Ms. Blumenthal notes that in many cases the management services are provided by outside third parties who act as a fiduciary for the investor. A fiduciary is required to act in the best interests of the client. Investors need to provide other information about their situation, such as how long they plan to work, other assets they have, etc.

One benefit of the approach is that those who sign up for these services generally tend to save more. A survey by Schwab showed that 70% of those receiving help nearly doubled their savings rate. Apparently, when one gets serious enough to pay for help they make more of an effort to save.

This new support can make a difference in your long-term financial success. It’s not cheap, however, and still leaves the need to manage other accounts outside your 401(k) as well as your other financial affairs. Another option is to consider working with a financial planner to develop a comprehensive financial plan that addresses your total financial well-being.

Tuesday, March 1, 2011

Make Sure You Read the Fine Print

We have written several articles recently about significant changes in long-term care. Due to the high costs of providing long-term care, many companies have raised premiums substantially, in some case by as much as 40 percent. Others, such as Met-Life have stopped issuing new policies. For details see our past blogs titled: “Another Blow for Long-Term Care Insurance” (November 13, 2010) and “More News on Long-Term Care” (February 15, 2011).

A recent article in the Wall Street Journal, titled “The Latest Long-Term Care Snafu”, by Anne Tergesen, January 22, 2011 pointed out some additional issues you need to be aware of.
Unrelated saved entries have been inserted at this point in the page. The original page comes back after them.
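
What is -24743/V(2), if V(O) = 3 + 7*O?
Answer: -24743/17 ≈ -1455.5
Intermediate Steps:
-24743/V(2) = -24743/(3 + 7*2) = -24743/(3 + 14) = -24743/17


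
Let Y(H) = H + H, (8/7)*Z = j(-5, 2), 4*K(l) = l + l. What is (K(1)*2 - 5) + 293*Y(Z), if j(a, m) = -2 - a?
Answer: 6137/4 ≈ 1534.3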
Many older, long-term care policies have provisions that can make it difficult to successfully make claims. The article points out that by taking care to read the policies in detail so that you understand the terms of the contract, you can, in many cases, avoid having a claim denied. Today’s policies generally are more liberal in their coverage than the policies written twenty years ago, according to the article.

Some of the rules to be aware of that the author pointed out in the article are:

(1) Some policies require a three-day hospital stay before benefits kick in. Therefore, patients with Alzheimer’s, who are physically in good shape, may not be able to receive benefits after satisfying the a 90 to 100 day waiting period. Family members may move Mom to a nursing home, pay for the first 100 days and then find out that mom can’t receive benefits because she didn’t spend three days in the hospital first.
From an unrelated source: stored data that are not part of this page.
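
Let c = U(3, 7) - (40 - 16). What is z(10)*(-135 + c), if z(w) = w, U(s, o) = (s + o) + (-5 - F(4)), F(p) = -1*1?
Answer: -1530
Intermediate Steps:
F(p) = -1
U(s, o) = -4 + o + s (U(s, o) = (s + o) + (-5 - 1*(-1)) = (o + s) + (-5 + 1) = (o + s) - 4 = -4 + o + s)
c = -18 (c = (-4 + 7 + 3) - (40 - 16) = 6 - 1*24 = 6 - 24 = -18)
z(10)*(-135 + c) = 10*(-135 - 18) = 10*(-153) = -1530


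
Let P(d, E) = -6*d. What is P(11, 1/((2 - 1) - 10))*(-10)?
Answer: 660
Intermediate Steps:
P(11, 1/((2 - 1) - 10))*(-10) = -6*11*(-10) = -66*(-10) = 660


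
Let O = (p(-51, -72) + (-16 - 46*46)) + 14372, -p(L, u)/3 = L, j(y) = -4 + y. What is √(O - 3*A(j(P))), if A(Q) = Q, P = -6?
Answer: √12423 ≈ 111.46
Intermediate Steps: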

(2) Make sure a health-care professional certifies that the disability will last 90 days or longer. Make sure the claim is documented adequately, as well. It may pay to seek help in preparing a claim from a geriatric care manager.

(3) Some insurers send assessors to verify disabilities. Some seniors, embarrassed by their disabilities, downplay their problems, only to have their claims denied.

(4) Some insurers have a 90 calendar-day waiting period before benefits can start. Others have a “service-day” waiting period where only days where care was paid to a licensed provider counts. In those cases, families can’t satisfy the waiting period requirements by taking care of Mom or Dad themselves.

(5) Some policies require that caregivers have specific licenses in order to be covered. Others require a certain number of beds in a facility (ruling out places like adult family homes).

As you can see, it’s very important to carefully understand the fine print in any long-term care policy you or your parents have or on any policy you are considering. Clearly, with the cost pressures on insurers, the recent increases in premiums and the companies getting out of the business, you can be sure that insurers will only honor future claims that meet all contract requirements.